USF Develops AI-Powered Smart Mosquito Trap for Disease Detection.

Farhat Azam of the University of South Florida, alongside a faculty-led research team, has developed an artificial intelligence-enabled smart mosquito trap designed for species-specific identification of disease vectors. The device operates by luring mosquitoes to a capture surface, whereupon a digital image is acquired and transmitted to a cloud-based analytical platform. Employing artificial intelligence algorithms, the system classifies captured specimens, distinguishing between species with a particular focus on identifying the 2. 5% of mosquito species known to act as vectors for 78 human pathogens, including those responsible for diseases such as malaria, West Nile virus, Zika virus, yellow fever, and dengue. Successful identification triggers automated alerts to both the trap operator and relevant public health authorities, facilitating targeted surveillance and intervention strategies; Azamalgamating Azam’s masters research completed in 2023 with ongoing doctoral studies in computer science at USF.

Personal Motivation

Farhat Azam’s impetus for developing an artificial intelligence-enabled smart mosquito trap stems directly from a personal encounter with the debilitating effects of dengue fever. In 2019, during a particularly virulent outbreak in Southeast Asia – which recorded a peak of 658,000 cases, representing the highest incidence on record – both of Azam’s parents contracted the disease. While Azam herself was infected, her comparatively younger age conferred a degree of immunological resilience, mitigating the severity of her symptoms; her parents, however, experienced a life-threatening illness, profoundly influencing her academic trajectory. This experience catalysed a shift towards utilising computational expertise to address public health challenges associated with vector-borne diseases.

Azam subsequently enrolled at the University of South Florida (USF), completing a Master’s degree in Computer Science in 2023 and is currently pursuing doctoral studies in the same discipline, commencing her research affiliation with the university in 2021. Her academic focus has centred on the application of machine learning and computer vision techniques to improve disease surveillance and control.

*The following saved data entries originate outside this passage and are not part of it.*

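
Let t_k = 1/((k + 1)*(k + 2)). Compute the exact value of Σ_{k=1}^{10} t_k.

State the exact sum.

Ratio r(k) = (k + 1)/(k + 3).
Gosper form: A/B · C(k+1)/C(k) with A=k + 1, B=k + 3, C=1.
Set up (k + 1)·f(k+1) − (k + 2)·f(k) − (1) = 0.
From deg A=1, deg B=1, deg C=0: d=1.
Coefficient equations give f(k) = k.
R(k) = B(k−1)·f(k)/C(k) = k*(k + 2); s_k = R·t_k = k/(k + 1).
s_(k+1) − s_k = 1/(k**2 + 3*k + 2) = t_k.
Telescoping: Σ = s_(11) − s_(1) = 11/12 − (1/2) = 5/12.

Σ = 5/12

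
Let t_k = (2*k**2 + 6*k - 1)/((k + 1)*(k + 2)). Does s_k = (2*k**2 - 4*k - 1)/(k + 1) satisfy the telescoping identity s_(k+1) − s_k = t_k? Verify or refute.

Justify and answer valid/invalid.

s_(k+1) = (2*k**2 - 3)/(k + 2)
s_(k+1) − s_k = (2*k**2 + 6*k - 1)/(k**2 + 3*k + 2)
(s_(k+1) − s_k) − t_k = 0

Valid: the claim telescopes to t_k.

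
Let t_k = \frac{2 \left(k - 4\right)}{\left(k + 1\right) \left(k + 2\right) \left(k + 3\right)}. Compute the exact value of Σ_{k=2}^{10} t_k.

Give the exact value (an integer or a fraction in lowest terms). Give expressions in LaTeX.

Σ = -1/26

Ratio r(k) = (k - 3)*(k + 1)/((k - 4)*(k + 4)).
Gosper form: A/B · C(k+1)/C(k) with A=k + 1, B=k + 4, C=k - 4.
Solve (k + 1)·f(k+1) − (k + 3)·f(k) = k - 4.
deg f ≤ 2 (via 1,1,1).
Match coefficients ⇒ f(k) = -k*(3*k + 13)/4.
R(k) = B(k−1)·f(k)/C(k) = -k*(k + 3)*(3*k + 13)/(4*(k - 4)); s_k = R·t_k = k*(-3*k - 13)/(2*(k + 1)*(k + 2)).
Δs = 2*(k - 4)/(k**3 + 6*k**2 + 11*k + 6), as required.
Sum = s_(11) − s_(2); s_(11) = -253/156, s_(2) = -19/12 ⇒ -1/26.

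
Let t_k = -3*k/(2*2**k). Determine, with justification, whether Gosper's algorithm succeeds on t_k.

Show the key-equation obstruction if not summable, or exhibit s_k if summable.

r(k) = (k + 1)/(2*k) after simplifying.
Factor: A=1/2; B=1; C=k.
f must satisfy (1/2)·f(k+1) − (1)·f(k) = k.
deg f ≤ 1 (via 0,0,1).
A polynomial solution: f(k) = -2*(k + 1).
So s_k = (B(k−1)f/C)·t_k = (-2*(k + 1)/k)·t_k = 3*(k + 1)/2**k.
Verify: -3*k/(2*2**k) matches t_k.

Yes. s_k = 3*(k + 1)/2**k.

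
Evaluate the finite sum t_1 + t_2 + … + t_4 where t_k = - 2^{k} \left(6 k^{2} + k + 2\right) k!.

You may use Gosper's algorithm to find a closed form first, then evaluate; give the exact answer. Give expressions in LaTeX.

Σ = -42242

Step 1: r(k) = 2*(k + 1)*(k + 6*(k + 1)**2 + 3)/(6*k**2 + k + 2).
Take A(k)=2*k + 2, B(k)=1, C(k)=k**2 + k/6 + 1/3.
Set up (2*k + 2)·f(k+1) − (1)·f(k) − (k**2 + k/6 + 1/3) = 0.
Degrees (1,0,2) ⇒ d ≤ 1.
Coefficient equations give f(k) = (3*k - 4)/6.
R(k) = B(k−1)·f(k)/C(k) = (3*k - 4)/(6*k**2 + k + 2); s_k = R·t_k = -2**k*(3*k - 4)*factorial(k).
s_(k+1) − s_k = -2**k*(6*k**2 + k + 2)*factorial(k) = t_k.
Evaluate s at k=5 and k=1: -42240 and 2; difference -42242.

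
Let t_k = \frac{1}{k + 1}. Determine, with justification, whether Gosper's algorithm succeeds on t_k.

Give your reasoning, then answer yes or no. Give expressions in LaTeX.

No — the linear system for f has no solution.

Ratio r(k) = (k + 1)/(k + 2).
A = k + 1, B = k + 2, C = 1.
Solve (k + 1)·f(k+1) − (k + 1)·f(k) = 1.
deg f ≤ 0 (via 1,1,0).
Put f(k) = c0: A·f(k+1) − B(k−1)·f(k) − C = -1; need -1 = 0 — inconsistent ⇒ no f, not summable.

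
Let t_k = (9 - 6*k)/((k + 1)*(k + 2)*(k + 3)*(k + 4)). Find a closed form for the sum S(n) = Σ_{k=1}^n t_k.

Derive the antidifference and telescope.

Compute t_(k+1)/t_k: get (k + 1)*(2*k - 1)/((k + 5)*(2*k - 3)).
Gosper form: A/B · C(k+1)/C(k) with A=k + 1, B=k + 5, C=k - 3/2.
Solve (k + 1)·f(k+1) − (k + 4)·f(k) = k - 3/2.
Degrees (1,1,1) ⇒ d ≤ 3.
Solving with deg f ≤ 3: f(k) = -k*(k**2 + 6*k + 20)/18.
Get s_k = R·t_k = k*(k**2 + 6*k + 20)/(3*(k + 1)*(k + 2)*(k + 3)) with R(k) = B(k−1)f(k)/C(k) = -k*(k + 4)*(k**2 + 6*k + 20)/(9*(2*k - 3)).
Verify: 3*(3 - 2*k)/(k**4 + 10*k**3 + 35*k**2 + 50*k + 24) matches t_k.
Evaluate: s_(n+1) = (n**3 + 9*n**2 + 35*n + 27)/(3*(n**3 + 9*n**2 + 26*n + 24)); subtract s_(1) = 3/8 ⇒ S(n) = n*(-n**2 - 9*n + 46)/(24*(n**3 + 9*n**2 + 26*n + 24)).

S(n) = n*(-n**2 - 9*n + 46)/(24*(n**3 + 9*n**2 + 26*n + 24))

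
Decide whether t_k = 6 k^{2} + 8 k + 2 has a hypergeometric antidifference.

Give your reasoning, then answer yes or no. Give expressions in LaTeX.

Yes. s_k = k \left(2 k^{2} + k - 1\right).

Compute t_(k+1)/t_k: get (3*k**2 + 10*k + 8)/(3*k**2 + 4*k + 1).
Factor: A=1; B=1; C=k**2 + 4*k/3 + 1/3.
Set up (1)·f(k+1) − (1)·f(k) − (k**2 + 4*k/3 + 1/3) = 0.
d = 3 from the (0,0,2) case.
Solve for f: f(k) = k*(k + 1)*(2*k - 1)/6 (degree 3 ≤ 3).
Then R = B(k−1)f/C = k*(2*k - 1)/(2*(3*k + 1)), so s_k = R(k)·t_k = k*(2*k**2 + k - 1).
Check: Δs_k = 6*k**2 + 8*k + 2. ✓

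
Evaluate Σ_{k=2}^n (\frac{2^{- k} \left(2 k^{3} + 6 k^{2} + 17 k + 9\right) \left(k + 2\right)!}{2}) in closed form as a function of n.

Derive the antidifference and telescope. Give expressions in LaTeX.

Compute t_(k+1)/t_k: get (2*k**4 + 18*k**3 + 71*k**2 + 139*k + 102)/(2*(2*k**3 + 6*k**2 + 17*k + 9)).
Normal form (A,B,C) = (k/2 + 3/2, 1, k**3 + 3*k**2 + 17*k/2 + 9/2).
Solve (k/2 + 3/2)·f(k+1) − (1)·f(k) = k**3 + 3*k**2 + 17*k/2 + 9/2.
Degrees (1,0,3) ⇒ d ≤ 2.
Solve for f: f(k) = 2*k**2 + 3 (degree 2 ≤ 2).
Get s_k = R·t_k = (2*k**2 + 3)*factorial(k + 2)/2**k with R(k) = B(k−1)f(k)/C(k) = 2*(2*k**2 + 3)/(2*k**3 + 6*k**2 + 17*k + 9).
Verify: (2*k**3 + 6*k**2 + 17*k + 9)*factorial(k + 2)/(2*2**k) matches t_k.
Σ_(k=2)^n t_k = s_(n+1) − s_(2) = (2**(-n - 1)*(2*n**2 + 4*n + 5)*factorial(n + 3)) − (66), i.e. (-132*2**n + 2*n**5*factorial(n) + 16*n**4*factorial(n) + 51*n**3*factorial(n) + 86*n**2*factorial(n) + 79*n*factorial(n) + 30*factorial(n))/(2*2**n).

S(n) = \frac{2^{- n} \left(- 132 \cdot 2^{n} + 2 n^{5} n! + 16 n^{4} n! + 51 n^{3} n! + 86 n^{2} n! + 79 n n! + 30 n!\right)}{2}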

The development of the smart mosquito trap is a direct outcome of this research, undertaken in collaboration with a faculty-led team at USF, leveraging expertise in entomology, engineering, and data science. This collaborative approach is crucial, given the multidisciplinary nature of the problem and the need for accurate species identification.

The core innovation lies in the device’s ability to discriminate between mosquito species, a critical factor in effective mosquito disease identification and targeted intervention strategies. While approximately 3,500 mosquito species exist globally, only 2. 5% are known vectors for the 78 pathogens capable of causing human disease. The trap operates by employing attractants to lure mosquitoes onto a sticky surface, where a high-resolution camera captures an image of the captured insect. This image is then transmitted to a cloud-based server where sophisticated artificial intelligence algorithms, trained on extensive datasets of mosquito morphology, analyse the visual characteristics to determine the species with a high degree of accuracy.

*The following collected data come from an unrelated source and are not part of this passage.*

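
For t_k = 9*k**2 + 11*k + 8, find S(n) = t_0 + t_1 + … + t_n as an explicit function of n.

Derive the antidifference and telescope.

t_(k+1)/t_k = (9*k**2 + 29*k + 28)/(9*k**2 + 11*k + 8).
So A=1 and B=1, with C=k**2 + 11*k/9 + 8/9.
Set up (1)·f(k+1) − (1)·f(k) − (k**2 + 11*k/9 + 8/9) = 0.
From deg A=0, deg B=0, deg C=2: d=3.
A polynomial solution: f(k) = k*(3*k**2 + k + 4)/9.
Get s_k = R·t_k = k*(3*k**2 + k + 4) with R(k) = B(k−1)f(k)/C(k) = k*(3*k**2 + k + 4)/(9*k**2 + 11*k + 8).
Δs = 9*k**2 + 11*k + 8, as required.
Telescope: S(n) = s_(n+1) − s_(0) = 3*n**3 + 10*n**2 + 15*n + 8 − (0) = 3*n**3 + 10*n**2 + 15*n + 8.

S(n) = 3*n**3 + 10*n**2 + 15*n + 8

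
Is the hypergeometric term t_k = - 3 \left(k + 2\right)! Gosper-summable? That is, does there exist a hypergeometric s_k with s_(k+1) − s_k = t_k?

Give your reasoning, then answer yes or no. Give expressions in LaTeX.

Compute t_(k+1)/t_k: get k + 3.
So A=k + 3 and B=1, with C=1.
Need (k + 3)·f(k+1) − (1)·f(k) = 1.
d = -1 from the (1,0,0) case.
Negative degree bound (-1): no f exists, t_k not Gosper-summable.

No. Not Gosper-summable.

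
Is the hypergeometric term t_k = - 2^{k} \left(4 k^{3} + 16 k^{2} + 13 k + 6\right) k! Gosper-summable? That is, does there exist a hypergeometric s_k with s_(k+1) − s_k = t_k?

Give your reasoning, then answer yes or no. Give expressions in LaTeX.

Yes. s_k = - 2^{k} \left(2 k^{2} + 3 k - 4\right) k!.

Compute t_(k+1)/t_k: get 2*(4*k**4 + 32*k**3 + 85*k**2 + 96*k + 39)/(4*k**3 + 16*k**2 + 13*k + 6).
Take A(k)=2*k + 2, B(k)=1, C(k)=k**3 + 4*k**2 + 13*k/4 + 3/2.
Solve (2*k + 2)·f(k+1) − (1)·f(k) = k**3 + 4*k**2 + 13*k/4 + 3/2.
deg f ≤ 2 (via 1,0,3).
Solving with deg f ≤ 2: f(k) = (2*k**2 + 3*k - 4)/4.
So s_k = (B(k−1)f/C)·t_k = ((2*k**2 + 3*k - 4)/(4*k**3 + 16*k**2 + 13*k + 6))·t_k = -2**k*(2*k**2 + 3*k - 4)*factorial(k).
Check: Δs_k = -2**k*(4*k**3 + 16*k**2 + 13*k + 6)*factorial(k). ✓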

Upon identification of a disease-carrying species, the system triggers an alert, notifying both the trap owner and relevant local public health authorities. This real-time data transmission allows for rapid response and targeted interventions, such as localised spraying or increased surveillance, potentially mitigating outbreaks before they escalate. The system’s efficacy relies on the continuous refinement of the AI algorithms through ongoing data collection and validation, ensuring adaptability to regional variations in mosquito populations and the emergence of new vector species. This proactive approach represents a significant advancement over traditional mosquito surveillance methods, which are often labour-intensive and rely on manual identification.

Disease Detection

Farhat Azam, currently a doctoral student in computer science at the University of South Florida (USF), has been instrumental in developing an AI-enabled trap that rests upon a confluence of computer vision, machine learning, and cloud computing. Alongside a faculty team, Azam has engineered a system wherein a physical trap integrates with a sophisticated analytical pipeline. The trap itself employs attractants to lure mosquitoes, subsequently capturing them on a sticky substrate. A high-resolution camera, integrated within the trap housing, then captures images of the captured insects, initiating the digital analysis phase.

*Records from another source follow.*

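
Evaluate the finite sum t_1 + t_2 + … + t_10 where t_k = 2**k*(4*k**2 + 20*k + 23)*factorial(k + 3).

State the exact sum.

t_(k+1)/t_k = 2*(4*k**3 + 44*k**2 + 159*k + 188)/(4*k**2 + 20*k + 23).
Normal form (A,B,C) = (2*k + 8, 1, k**2 + 5*k + 23/4).
f must satisfy (2*k + 8)·f(k+1) − (1)·f(k) = k**2 + 5*k + 23/4.
From deg A=1, deg B=0, deg C=2: d=1.
Coefficient equations give f(k) = (2*k + 1)/4.
Certificate R = B(k−1)f/C = (2*k + 1)/(4*k**2 + 20*k + 23) gives s_k = 2**k*(2*k + 1)*factorial(k + 3).
Δs = 2**k*(4*k**2 + 20*k + 23)*factorial(k + 3), as required.
Telescoping: Σ = s_(11) − s_(1) = 4106446228684800 − (144) = 4106446228684656.

Σ = 4106446228684656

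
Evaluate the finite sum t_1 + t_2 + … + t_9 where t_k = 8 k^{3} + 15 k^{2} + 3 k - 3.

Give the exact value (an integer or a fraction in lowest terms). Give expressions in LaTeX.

Compute t_(k+1)/t_k: get (8*k**3 + 39*k**2 + 57*k + 23)/(8*k**3 + 15*k**2 + 3*k - 3).
Factor: A=1; B=1; C=k**3 + 15*k**2/8 + 3*k/8 - 3/8.
Need (1)·f(k+1) − (1)·f(k) = k**3 + 15*k**2/8 + 3*k/8 - 3/8.
deg f ≤ 4 (via 0,0,3).
Solve for f: f(k) = k*(2*k + 1)*(k**2 - 2)/8 (degree 4 ≤ 4).
R(k) = B(k−1)·f(k)/C(k) = k*(2*k + 1)*(k**2 - 2)/(8*k**3 + 15*k**2 + 3*k - 3); s_k = R·t_k = k*(2*k**3 + k**2 - 4*k - 2).
Check: Δs_k = 8*k**3 + 15*k**2 + 3*k - 3. ✓
Evaluate s at k=10 and k=1: 20580 and -3; difference 20583.

Σ = 20583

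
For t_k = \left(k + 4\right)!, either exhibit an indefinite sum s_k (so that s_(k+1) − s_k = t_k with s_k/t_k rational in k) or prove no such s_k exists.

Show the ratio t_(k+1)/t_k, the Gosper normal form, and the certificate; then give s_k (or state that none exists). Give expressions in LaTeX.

none — t_k is not Gosper-summable

Compute t_(k+1)/t_k: get k + 5.
Take A(k)=k + 5, B(k)=1, C(k)=1.
Need (k + 5)·f(k+1) − (1)·f(k) = 1.
d = -1 from the (1,0,0) case.
Bound -1 < 0, so the key equation has no polynomial solution.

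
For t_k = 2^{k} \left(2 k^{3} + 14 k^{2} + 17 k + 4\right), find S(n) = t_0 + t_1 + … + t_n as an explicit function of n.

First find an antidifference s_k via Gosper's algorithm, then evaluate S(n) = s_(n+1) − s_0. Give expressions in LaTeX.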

These features, encompassing morphological characteristics such as wing venation patterns, leg structures, and body shape, are then used to classify the insects as vectors for human pathogens; the precision of this classification is paramount. The cloud infrastructure provides the computational resources necessary for both the training and deployment of these complex AI models. Image data is uploaded from trap owners and local authorities, fostering a multidisciplinary approach to mosquito disease identification and control.